The committee began an inquiry and has been taking evidence on sexual exploitation and grooming after nine men from Rochdale were convicted in 2012.
Seven men are currently awaiting sentencing after being convicted last month of involvement in a major sex trafficking ring in Oxford.
The MPs from the Home Affairs Select Committee said that recent cases had typically involved large networks of Pakistani-heritage abusers who preyed on vulnerable white girls, although it added that this was just one form of sexual exploitation.
"There is no simple link between race and child sexual exploitation. However, evidence presented to us suggests that there is a model of localised grooming of Pakistani-heritage men targeting young white girls," the MPs said in their report.
"Despite recent criminal cases laying bare the appalling cost paid by victims for past catastrophic multi-agency failures, we believe that there are still places in the UK where victims of child sexual exploitation are being failed by statutory agencies," the report said.

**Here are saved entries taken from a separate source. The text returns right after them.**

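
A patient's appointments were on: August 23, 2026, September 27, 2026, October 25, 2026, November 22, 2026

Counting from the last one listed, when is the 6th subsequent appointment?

May 23, 2027

These are Sundays at 28- or 35-day spacing (35, 28, 28).
The pattern: 4th Sunday of the month.
December 2026 — 4th Sunday is December 27, 2026.
January 2027 — 4th Sunday is January 24, 2027.
4th Sunday of February 2027: February 28, 2027.
4th Sunday of March 2027: March 28, 2027.
4th Sunday of April 2027: April 25, 2027.
May 2027 — 4th Sunday is May 23, 2027.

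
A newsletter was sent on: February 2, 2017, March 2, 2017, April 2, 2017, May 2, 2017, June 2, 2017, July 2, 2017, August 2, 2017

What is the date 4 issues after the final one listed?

December 2, 2017

The day-of-month is always 2 (28, 31, 30, 31, 30, 31 days between events).
So this recurs on the 2nd of each month.
Next: September 2017 → September 2, 2017.
October 2017: October 2, 2017.
Next: November 2017 → November 2, 2017.
Next: December 2017 → December 2, 2017.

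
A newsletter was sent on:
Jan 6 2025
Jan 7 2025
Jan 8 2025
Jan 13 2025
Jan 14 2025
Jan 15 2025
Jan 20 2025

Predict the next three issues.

Every event lands on a Monday or Tuesday or Wednesday (gaps cycle 1, 1, 5, 1, 1, 5).
So the schedule is: every Monday, Tuesday and Wednesday.
The following Tuesday is Jan 21 2025.
Next Wednesday: Jan 22 2025.
Next Monday: Jan 27 2025.

Jan 21 2025, Jan 22 2025, Jan 27 2025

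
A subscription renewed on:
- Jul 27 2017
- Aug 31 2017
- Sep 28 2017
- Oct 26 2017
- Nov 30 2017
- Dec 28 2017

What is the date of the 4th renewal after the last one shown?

These are Thursdays with 35, 28, 28, 35, 28-day gaps.
Each is the final Thursday of its month — Aug 31 2017 is past the 28th, so '4th Thursday' doesn't fit.
Last Thursday of January 2018: Jan 25 2018.
February 2018 ends with Thursday Feb 22 2018.
March 2018 ends with Thursday Mar 29 2018.
Last Thursday of April 2018: Apr 26 2018.

Apr 26 2018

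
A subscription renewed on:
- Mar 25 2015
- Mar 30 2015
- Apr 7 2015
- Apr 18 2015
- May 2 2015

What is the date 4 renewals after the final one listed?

Jul 27 2015

The spacing grows by 3 each time: 5, 8, 11, 14 days.
Next gap: 17 days. May 2 2015 + 17 days = May 19 2015.
Next gap: 20 days. May 19 2015 + 20 days = Jun 8 2015.
Next gap: 23 days. Jun 8 2015 + 23 days = Jul 1 2015.
Next gap: 26 days. Jul 1 2015 + 26 days = Jul 27 2015.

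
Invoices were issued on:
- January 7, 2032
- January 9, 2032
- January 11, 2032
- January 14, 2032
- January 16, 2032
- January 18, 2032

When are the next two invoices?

The gap pattern 2, 2, 3, 2, 2 repeats every 3 events.
These are the Wednesdays, Fridays and Sundays of each week.
Next Wednesday: January 21, 2032.
Next Friday: January 23, 2032.

January 21, 2032; January 23, 2032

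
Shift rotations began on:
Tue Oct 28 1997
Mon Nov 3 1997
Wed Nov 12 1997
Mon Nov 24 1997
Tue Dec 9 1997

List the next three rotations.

Sat Dec 27 1997, Sat Jan 17 1998, Tue Feb 10 1998

The spacing grows by 3 each time: 6, 9, 12, 15 days.
Next gap: 18 days. Tue Dec 9 1997 + 18 days = Sat Dec 27 1997.
Next gap: 21 days. Sat Dec 27 1997 + 21 days = Sat Jan 17 1998.
Next gap: 24 days. Sat Jan 17 1998 + 24 days = Tue Feb 10 1998.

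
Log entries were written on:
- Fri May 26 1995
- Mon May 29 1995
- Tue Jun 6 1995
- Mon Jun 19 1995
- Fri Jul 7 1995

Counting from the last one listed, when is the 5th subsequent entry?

Tue Dec 19 1995

The spacing grows by 5 each time: 3, 8, 13, 18 days.
Next gap: 23 days. Fri Jul 7 1995 + 23 days = Sun Jul 30 1995.
Next gap: 28 days. Sun Jul 30 1995 + 28 days = Sun Aug 27 1995.
Next gap: 33 days. Sun Aug 27 1995 + 33 days = Fri Sep 29 1995.
Next gap: 38 days. Fri Sep 29 1995 + 38 days = Mon Nov 6 1995.
Next gap: 43 days. Mon Nov 6 1995 + 43 days = Tue Dec 19 1995.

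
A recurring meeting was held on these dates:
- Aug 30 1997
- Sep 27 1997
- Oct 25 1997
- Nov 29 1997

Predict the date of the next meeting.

Every date is a Saturday; gaps 28, 28, 35 days.
Each is the last Saturday of its month (at least one falls on the 29th or later, ruling out '4th Saturday').
Last Saturday of December 1997: Dec 27 1997.

Dec 27 1997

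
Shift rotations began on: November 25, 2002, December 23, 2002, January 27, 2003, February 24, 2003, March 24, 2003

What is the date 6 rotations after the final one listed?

September 22, 2003

All dates are Mondays, 28, 35, 28, 28 days apart.
Specifically, the 4th Monday of each month.
April 2003 — 4th Monday is April 28, 2003.
May 2003 — 4th Monday is May 26, 2003.
June 2003 — 4th Monday is June 23, 2003.
4th Monday of July 2003: July 28, 2003.
August 2003 — 4th Monday is August 25, 2003.
September 2003 — 4th Monday is September 22, 2003.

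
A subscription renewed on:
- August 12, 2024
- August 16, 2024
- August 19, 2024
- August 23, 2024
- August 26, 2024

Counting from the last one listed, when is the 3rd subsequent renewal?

September 6, 2024

Every event lands on a Monday or Friday (gaps cycle 4, 3, 4, 3).
So the schedule is: every Monday and Friday.
The following Friday is August 30, 2024.
The following Monday is September 2, 2024.
Next Friday: September 6, 2024.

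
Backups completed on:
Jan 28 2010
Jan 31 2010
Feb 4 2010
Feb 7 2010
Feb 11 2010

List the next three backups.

Feb 14 2010, Feb 18 2010, Feb 21 2010

Gaps: 3, 4, 3, 4 days — not constant, but cyclic with period 2.
The events fall on every Thursday and Sunday.
The following Sunday is Feb 14 2010.
Next Thursday: Feb 18 2010.
The following Sunday is Feb 21 2010.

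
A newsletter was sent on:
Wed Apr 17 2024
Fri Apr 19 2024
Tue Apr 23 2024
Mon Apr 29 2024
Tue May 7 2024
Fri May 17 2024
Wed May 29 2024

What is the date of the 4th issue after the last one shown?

Gaps: 2, 4, 6, 8, 10, 12 days — each gap is 2 larger than the previous one.
Next gap: 14 days. Wed May 29 2024 + 14 days = Wed Jun 12 2024.
Next gap: 16 days. Wed Jun 12 2024 + 16 days = Fri Jun 28 2024.
Next gap: 18 days. Fri Jun 28 2024 + 18 days = Tue Jul 16 2024.
Next gap: 20 days. Tue Jul 16 2024 + 20 days = Mon Aug 5 2024.

Mon Aug 5 2024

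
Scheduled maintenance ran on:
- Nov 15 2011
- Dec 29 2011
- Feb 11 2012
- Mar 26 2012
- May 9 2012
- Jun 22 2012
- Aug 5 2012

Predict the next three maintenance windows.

Sep 18 2012, Nov 1 2012, Dec 15 2012

The spacing is 44, 44, 44, 44, 44, 44 days — always 44 days.
Aug 5 2012 + 44 days = Sep 18 2012.
Sep 18 2012 + 44 days = Nov 1 2012.
Nov 1 2012 + 44 days = Dec 15 2012.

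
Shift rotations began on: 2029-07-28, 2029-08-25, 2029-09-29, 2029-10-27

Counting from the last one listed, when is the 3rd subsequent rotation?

All Saturdays; the gaps (28, 35, 28) vary with month length.
This is the last Saturday of each month.
Last Saturday of November 2029: 2029-11-24.
Last Saturday of December 2029: 2029-12-29.
January 2030 ends with Saturday 2030-01-26.

2030-01-26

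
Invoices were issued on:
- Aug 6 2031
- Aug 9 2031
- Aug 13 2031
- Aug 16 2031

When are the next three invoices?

Aug 20 2031, Aug 23 2031, Aug 27 2031

Gaps: 3, 4, 3 days — not constant, but cyclic with period 2.
The events fall on every Wednesday and Saturday.
The following Wednesday is Aug 20 2031.
The following Saturday is Aug 23 2031.
The following Wednesday is Aug 27 2031.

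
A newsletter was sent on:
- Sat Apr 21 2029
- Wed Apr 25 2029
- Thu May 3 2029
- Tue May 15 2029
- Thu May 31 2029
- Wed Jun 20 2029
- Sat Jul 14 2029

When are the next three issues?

The spacing grows by 4 each time: 4, 8, 12, 16, 20, 24 days.
Next gap: 28 days. Sat Jul 14 2029 + 28 days = Sat Aug 11 2029.
Next gap: 32 days. Sat Aug 11 2029 + 32 days = Wed Sep 12 2029.
Next gap: 36 days. Wed Sep 12 2029 + 36 days = Thu Oct 18 2029.

Sat Aug 11 2029, Wed Sep 12 2029, Thu Oct 18 2029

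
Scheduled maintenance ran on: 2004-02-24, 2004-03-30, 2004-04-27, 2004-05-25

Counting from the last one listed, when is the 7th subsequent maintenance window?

Every date is a Tuesday; gaps 35, 28, 28 days.
Each is the last Tuesday of its month (at least one falls on the 29th or later, ruling out '4th Tuesday').
June 2004 ends with Tuesday 2004-06-29.
July 2004 ends with Tuesday 2004-07-27.
August 2004 ends with Tuesday 2004-08-31.
Last Tuesday of September 2004: 2004-09-28.
Last Tuesday of October 2004: 2004-10-26.
Last Tuesday of November 2004: 2004-11-30.
December 2004 ends with Tuesday 2004-12-28.

2004-12-28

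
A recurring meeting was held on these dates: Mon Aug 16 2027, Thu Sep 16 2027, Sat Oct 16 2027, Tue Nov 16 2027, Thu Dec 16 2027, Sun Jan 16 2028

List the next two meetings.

Each date is the 16th; the gaps (31, 30, 31, 30, 31) track the month lengths.
The rule is the 16th of each month.
Next: February 2028 → Wed Feb 16 2028.
Next: March 2028 → Thu Mar 16 2028.

Wed Feb 16 2028, Thu Mar 16 2028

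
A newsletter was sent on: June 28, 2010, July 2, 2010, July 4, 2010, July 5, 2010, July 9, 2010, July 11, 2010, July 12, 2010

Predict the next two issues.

The gap pattern 4, 2, 1, 4, 2, 1 repeats every 3 events.
These are the Mondays, Fridays and Sundays of each week.
Next Friday: July 16, 2010.
The following Sunday is July 18, 2010.

July 16, 2010; July 18, 2010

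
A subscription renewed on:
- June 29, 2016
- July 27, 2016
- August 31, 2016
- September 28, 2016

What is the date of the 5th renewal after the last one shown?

Every date is a Wednesday; gaps 28, 35, 28 days.
Each is the last Wednesday of its month (at least one falls on the 29th or later, ruling out '4th Wednesday').
Last Wednesday of October 2016: October 26, 2016.
Last Wednesday of November 2016: November 30, 2016.
December 2016 ends with Wednesday December 28, 2016.
Last Wednesday of January 2017: January 25, 2017.
February 2017 ends with Wednesday February 22, 2017.

February 22, 2017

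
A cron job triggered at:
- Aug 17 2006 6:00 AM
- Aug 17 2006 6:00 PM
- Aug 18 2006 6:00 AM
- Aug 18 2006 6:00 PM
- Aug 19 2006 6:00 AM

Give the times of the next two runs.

Gaps: 12, 12, 12, 12 hours — each event is 12 hours after the previous one.
Aug 19 2006 6:00 AM + 12 h = Aug 19 2006 6:00 PM.
Aug 19 2006 6:00 PM + 12 h = Aug 20 2006 6:00 AM.

Aug 19 2006 6:00 PM, Aug 20 2006 6:00 AM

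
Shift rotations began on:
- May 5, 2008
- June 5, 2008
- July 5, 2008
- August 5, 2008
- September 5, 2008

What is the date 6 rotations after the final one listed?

Gaps: 31, 30, 31, 31 days — not constant. Every event is on the 5th of the month.
Pattern: the 5th of each month.
October 2008: October 5, 2008.
Next: November 2008 → November 5, 2008.
December 2008: December 5, 2008.
January 2009: January 5, 2009.
Next: February 2009 → February 5, 2009.
March 2009: March 5, 2009.

March 5, 2009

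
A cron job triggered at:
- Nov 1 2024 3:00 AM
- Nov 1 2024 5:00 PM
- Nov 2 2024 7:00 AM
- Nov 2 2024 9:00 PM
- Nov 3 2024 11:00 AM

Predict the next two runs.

Spacing: 14, 14, 14, 14 h — constant 14 h.
Nov 3 2024 11:00 AM + 14 h = Nov 4 2024 1:00 AM.
Nov 4 2024 1:00 AM + 14 h = Nov 4 2024 3:00 PM.

Nov 4 2024 1:00 AM, Nov 4 2024 3:00 PM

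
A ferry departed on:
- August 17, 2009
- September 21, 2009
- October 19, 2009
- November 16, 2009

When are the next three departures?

These are Mondays at 28- or 35-day spacing (35, 28, 28).
The pattern: 3rd Monday of the month.
3rd Monday of December 2009: December 21, 2009.
3rd Monday of January 2010: January 18, 2010.
3rd Monday of February 2010: February 15, 2010.

December 21, 2009; January 18, 2010; February 15, 2010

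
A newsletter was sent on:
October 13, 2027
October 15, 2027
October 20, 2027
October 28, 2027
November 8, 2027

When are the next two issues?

The spacing grows by 3 each time: 2, 5, 8, 11 days.
Next gap: 14 days. November 8, 2027 + 14 days = November 22, 2027.
Next gap: 17 days. November 22, 2027 + 17 days = December 9, 2027.

November 22, 2027; December 9, 2027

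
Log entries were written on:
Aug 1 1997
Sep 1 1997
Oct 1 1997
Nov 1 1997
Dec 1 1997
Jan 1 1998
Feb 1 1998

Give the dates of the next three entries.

Each date is the 1st; the gaps (31, 30, 31, 30, 31, 31) track the month lengths.
The rule is the 1st of each month.
Next: March 1998 → Mar 1 1998.
Next: April 1998 → Apr 1 1998.
Next: May 1998 → May 1 1998.

Mar 1 1998, Apr 1 1998, May 1 1998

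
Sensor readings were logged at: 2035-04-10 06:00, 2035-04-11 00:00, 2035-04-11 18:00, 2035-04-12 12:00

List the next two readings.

Gaps: 18, 18, 18 hours — each event is 18 hours after the previous one.
2035-04-12 12:00 + 18 h = 2035-04-13 06:00.
2035-04-13 06:00 + 18 h = 2035-04-14 00:00.

2035-04-13 06:00, 2035-04-14 00:00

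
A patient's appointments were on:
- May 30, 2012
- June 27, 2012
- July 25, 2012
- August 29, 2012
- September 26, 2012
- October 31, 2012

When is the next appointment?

Every date is a Wednesday; gaps 28, 28, 35, 28, 35 days.
Each is the last Wednesday of its month (at least one falls on the 29th or later, ruling out '4th Wednesday').
November 2012 ends with Wednesday November 28, 2012.

November 28, 2012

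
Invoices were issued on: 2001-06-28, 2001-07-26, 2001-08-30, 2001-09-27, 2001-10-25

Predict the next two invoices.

All Thursdays; the gaps (28, 35, 28, 28) vary with month length.
This is the last Thursday of each month.
November 2001 ends with Thursday 2001-11-29.
Last Thursday of December 2001: 2001-12-27.

2001-11-29, 2001-12-27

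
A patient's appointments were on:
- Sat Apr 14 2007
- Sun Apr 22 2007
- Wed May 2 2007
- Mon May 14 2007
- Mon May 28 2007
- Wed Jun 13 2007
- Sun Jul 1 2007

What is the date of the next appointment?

Gaps: 8, 10, 12, 14, 16, 18 days — each gap is 2 larger than the previous one.
Next gap: 20 days. Sun Jul 1 2007 + 20 days = Sat Jul 21 2007.

Sat Jul 21 2007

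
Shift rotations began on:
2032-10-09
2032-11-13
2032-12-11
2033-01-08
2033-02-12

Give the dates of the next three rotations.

2033-03-12, 2033-04-09, 2033-05-14

All dates are Saturdays, 35, 28, 28, 35 days apart.
Specifically, the 2nd Saturday of each month.
2nd Saturday of March 2033: 2033-03-12.
2nd Saturday of April 2033: 2033-04-09.
2nd Saturday of May 2033: 2033-05-14.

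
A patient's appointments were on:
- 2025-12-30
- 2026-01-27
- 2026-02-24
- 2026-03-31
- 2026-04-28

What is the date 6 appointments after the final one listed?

Every date is a Tuesday; gaps 28, 28, 35, 28 days.
Each is the last Tuesday of its month (at least one falls on the 29th or later, ruling out '4th Tuesday').
May 2026 ends with Tuesday 2026-05-26.
Last Tuesday of June 2026: 2026-06-30.
July 2026 ends with Tuesday 2026-07-28.
August 2026 ends with Tuesday 2026-08-25.
September 2026 ends with Tuesday 2026-09-29.
Last Tuesday of October 2026: 2026-10-27.

2026-10-27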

"The police, social services and the Crown Prosecution Service must all bear responsibility for the way in which vulnerable children have been left unprotected by the system," it added.
The committee singled out Rochdale and Rotherham councils, saying both had failed to grasp the seriousness of the problem.
It said that both councils had been "inexcusably slow" to realise what had been going on in their areas thanks "in large part to a woeful lack of professional curiosity".
The MPs also backed the introduction of video-recorded cross-examination of child victims to make it easier for them to give evidence without being distressed by appearing before a live court session.